Re: Kolmogorov-Smirnov 2-sample test
- To: mathgroup at smc.vnet.net
- Subject: [mg111088] Re: Kolmogorov-Smirnov 2-sample test
- From: Bill Rowe <readnews at sbcglobal.net>
- Date: Tue, 20 Jul 2010 03:41:51 -0400 (EDT)
On 7/19/10 at 2:11 AM, aaronbramson at gmail.com (Aaron Bramson) wrote: >I would like to perform a 2-sample k-s test. I've seen some posts >on the archive about the one-sample goodness-of-fit version of the >Kolgomorov-Smirnov test, but I'm interested in the 2-sample version. >Here's a description of the method: >http://en.wikipedia.org/wiki/Kolmogorov%E2%80%93Smirnov_test#Two- >sample_Kolmogorov.E2.80. 93Smirnov_test >I think all the necessary components are available; e.g. >Accumulate[BinCounts[_list_]] to get the ecdf of both datasets, abs, >max of a list, etc.
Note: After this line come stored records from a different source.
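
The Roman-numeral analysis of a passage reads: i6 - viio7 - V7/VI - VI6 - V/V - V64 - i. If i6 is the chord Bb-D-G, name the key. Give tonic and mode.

G minor

i6 is given as Bb-D-G — a minor triad with root G.
If G is scale degree 1 and the mode makes that degree carry a minor triad, the tonic is G and the mode is minor.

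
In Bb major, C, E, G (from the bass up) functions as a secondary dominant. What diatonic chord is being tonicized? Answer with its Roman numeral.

V

The chord is a major triad on C.
A dominant resolves down a perfect fifth: C → F. In Bb major, F is scale degree 5, i.e. V.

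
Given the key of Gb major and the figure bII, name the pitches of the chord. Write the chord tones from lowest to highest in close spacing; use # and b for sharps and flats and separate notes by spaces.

Scale degree 2 in Gb major is Ab; lowering it a half step gives Abb. bII is the Neapolitan chord — a major triad on the lowered second degree.
So the chord is Abb-Cb-Ebb.

Abb Cb Ebb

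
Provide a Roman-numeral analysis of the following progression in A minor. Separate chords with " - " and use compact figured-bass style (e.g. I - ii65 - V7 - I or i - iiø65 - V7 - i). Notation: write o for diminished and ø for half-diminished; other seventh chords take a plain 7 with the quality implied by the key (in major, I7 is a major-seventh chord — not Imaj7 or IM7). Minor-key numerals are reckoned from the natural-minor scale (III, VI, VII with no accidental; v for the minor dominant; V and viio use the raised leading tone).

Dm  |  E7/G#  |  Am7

Dm: root D is the subdominant; minor triad there is iv.
E7/G# has root E, degree 5 in A minor, so V65.
Am7 has root A, degree 1 in A minor, so i7.

iv - V65 - i7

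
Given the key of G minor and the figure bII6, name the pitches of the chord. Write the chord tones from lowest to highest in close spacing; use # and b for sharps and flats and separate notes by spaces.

C Eb Ab

Scale degree 2 in G minor is A; lowering it a half step gives Ab. bII6 is the Neapolitan sixth — a major triad on the lowered second degree, here in its customary first inversion.
So the chord is Ab-C-Eb, a major triad.
The figured bass 6 indicates first inversion, placing the third (C) in the bass: C-Eb-Ab.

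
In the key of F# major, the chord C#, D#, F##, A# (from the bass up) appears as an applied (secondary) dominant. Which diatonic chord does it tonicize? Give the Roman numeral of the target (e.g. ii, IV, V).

ii

The chord is a dominant seventh chord on D#.
A dominant resolves down a perfect fifth: D# → G#. In F# major, G# is scale degree 2, i.e. ii.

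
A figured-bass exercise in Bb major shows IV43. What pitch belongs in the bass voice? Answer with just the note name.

IV in Bb major has root Eb; the chord is Eb-G-Bb-D.
The figure 43 means second inversion — the fifth is in the bass.

Bb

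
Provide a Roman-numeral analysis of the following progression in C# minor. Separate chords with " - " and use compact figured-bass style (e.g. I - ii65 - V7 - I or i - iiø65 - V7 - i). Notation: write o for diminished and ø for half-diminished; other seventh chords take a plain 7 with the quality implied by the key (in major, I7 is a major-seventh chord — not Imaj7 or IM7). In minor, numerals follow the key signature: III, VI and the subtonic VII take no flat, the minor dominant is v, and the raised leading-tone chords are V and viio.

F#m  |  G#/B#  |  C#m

F#m: root F# is the subdominant; minor triad there is iv.
G#/B# has root G#, degree 5 in C# minor, so V6.
C#m has root C#, degree 1 in C# minor, so i.

iv - V6 - i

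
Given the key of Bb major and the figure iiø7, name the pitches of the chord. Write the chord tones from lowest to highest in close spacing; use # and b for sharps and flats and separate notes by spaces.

C Eb Gb Bb

Scale degree 2 in Bb major is C; here the chord built on it is altered to a half-diminished seventh chord. iiø7 is the half-diminished supertonic seventh, borrowed from the parallel minor.
So the chord is C-Eb-Gb-Bb, a half-diminished seventh chord.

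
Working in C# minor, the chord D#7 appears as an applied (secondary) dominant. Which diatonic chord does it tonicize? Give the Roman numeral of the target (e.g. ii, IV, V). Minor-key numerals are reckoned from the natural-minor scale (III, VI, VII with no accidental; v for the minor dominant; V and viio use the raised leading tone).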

But the data management is a bit above my >current skill level. Also, since all other software packages seem >to include this test capability, I would be really surprised if >there wasn't a package somewhere that included it by now, but I've >searched a lot and can't find it. Can anybody help me locate this >this? >Alternatively, would anybody like to work with me to build this in >case it can't be found? It is simple to create a function that will do what is needed. For example, ksTwoSampleTest[xdata_, ydata_] := Module[{nx, ny, k}, {nx, ny} = Length /@ {xdata, ydata}; k = Max[nx, ny]; Sqrt[nx ny/(nx + ny)] Max@ Table[Abs[Quantile[xdata, x/k] - Quantile[ydata, x/k]], {x, k}]] Note, while this is a simple implementation it may not be optimal for large data sets. My *guess* is by using Quantile and not pre-sorting the data, there is more work being done by this code than is really needed. i suspect that the approach I've used here has a complexity of order n^2 which should't be a problem for modest data sets but will certainly be an issue for large data sets.